Former Gov. Roy Barnes, in announcing his return to electoral politics, said Wednesday he made mistakes in his first term, but that he has learned from those days.
Now, he said, he’s ready for another shot.
“When I was governor before, I didn’t do enough listening,” Barnes said from a small stage in a packed meeting room at the Hilton conference center and hotel in Marietta. “I realize I was impatient and I had an aggressive agenda. I didn’t take time to explain why I thought certain issues were important or time-sensitive and critical to make a Georgia that could be instead of a Georgia that was.
“But, let me tell you, my momma told me I was the hardest-headed kid God put on the face of the Earth. And momma was always right. But I did learn from those experiences and from those mistakes and I learned also from my successes.”
Barnes said he called the three other Democrats already seeking the party’s nomination Wednesday morning.
“They’re all good folks,” Barnes said. “This is who has the training and the experience and the vision to do what we need to do right now.”
Barnes said he believes the obstacles that blocked his path to re-election in 2002 have been, or will be, minimized. The teachers who were angry at him over his plans for increased accountability or loss of tenure have come to work and thrive in just those environments, thanks to federal and state programs like No Child Left Behind, Barnes said.
And as for the battle over the state flag, where Confederate heritage supporters turned on him over his support for a compromise that included a reduced rebel emblem, Barnes said there are more important issues at hand.
Barnes reached for the current Georgia flag, standing behind him.
“This flag is fine with me,” Barnes said, and turned toward the U.S. flag. “But there’s one flag I like even better and it’s this one right here. And for all those who say we ought to secede from the Union and we ought to start our own nation, that’s about what drove me into this race.”
On the issues, Barnes said transportation and education top the list. First priority, he said, is to stop the bleeding in education but to immediately get to work on solving transportation. Water and the future of the resource for the growth of the region is also a top need.
Barnes showed the fire that helped him go from country lawyer to state lawmaker to governor (and back to country lawyer). When told that some Republicans appear to lying in wait for him, ready to re-fight the battles of the 2002 campaign, Barnes came close to borrowing Republican Karen Handel’s new slogan: “Bring it on.”
“I’ve been cussed by experts for 30 years,” Barnes said. “And some of these folks are just rank amateurs.”

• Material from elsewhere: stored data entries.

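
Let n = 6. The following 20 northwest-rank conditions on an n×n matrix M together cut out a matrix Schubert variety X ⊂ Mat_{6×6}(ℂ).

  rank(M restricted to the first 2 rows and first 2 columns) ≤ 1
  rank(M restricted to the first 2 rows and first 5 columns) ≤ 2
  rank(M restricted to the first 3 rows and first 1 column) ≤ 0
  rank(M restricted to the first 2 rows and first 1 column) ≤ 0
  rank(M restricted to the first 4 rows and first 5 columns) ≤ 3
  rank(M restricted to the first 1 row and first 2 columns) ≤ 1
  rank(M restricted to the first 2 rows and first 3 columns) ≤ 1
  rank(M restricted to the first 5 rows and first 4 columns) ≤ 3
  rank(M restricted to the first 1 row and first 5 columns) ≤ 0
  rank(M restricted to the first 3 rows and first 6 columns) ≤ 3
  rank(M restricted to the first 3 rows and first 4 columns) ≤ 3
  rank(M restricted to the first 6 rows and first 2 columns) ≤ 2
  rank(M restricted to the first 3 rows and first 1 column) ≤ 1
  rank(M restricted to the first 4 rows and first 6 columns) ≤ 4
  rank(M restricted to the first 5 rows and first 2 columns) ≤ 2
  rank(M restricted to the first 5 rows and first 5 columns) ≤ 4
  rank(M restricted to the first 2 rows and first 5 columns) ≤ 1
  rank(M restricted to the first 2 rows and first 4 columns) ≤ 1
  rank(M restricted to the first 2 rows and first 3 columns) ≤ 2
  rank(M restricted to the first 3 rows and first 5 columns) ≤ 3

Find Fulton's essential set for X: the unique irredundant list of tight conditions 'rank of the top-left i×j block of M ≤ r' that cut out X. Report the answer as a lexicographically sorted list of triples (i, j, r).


Computing R[i][j] = min implied NW-rank bound (n=6, 20 conditions):

  i=1: 0  0  0  0  0  1
  i=2: 0  1  1  1  1  2
  i=3: 0  1  2  2  2  3
  i=4: 1  2  3  3  3  4
  i=5: 1  2  3  3  4  5
  i=6: 1  2  3  4  5  6

reading off 1-entries of Δ²R: w = (6, 2, 3, 1, 5, 4).

|D(w)|=8, |Ess(w)|=3:

[(1, 5, 0), (3, 1, 0), (5, 4, 3)]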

Barnes said he hopes the race is on a higher plane, that issues rule the day. But Handel’s campaign has already taken a shot at Barnes, referencing the “rat” video that helped sink him in 2002.
“Have we got to this, that we can’t talk about water and transportation and education?” Barnes said Wednesday. “The only way you know to run a race is to call somebody names and dress them up in rat suits? Do you think the people of Georgia are so less informed that they don’t have enough sense? I believe they do.
“My mistake before was I should have called them on it. This is about the future. It’s not about that. If they want to rehash things, fine. I’ll talk about specific things to solve the problems that affect them every day.
“Let them do what they want to do on petty politics.”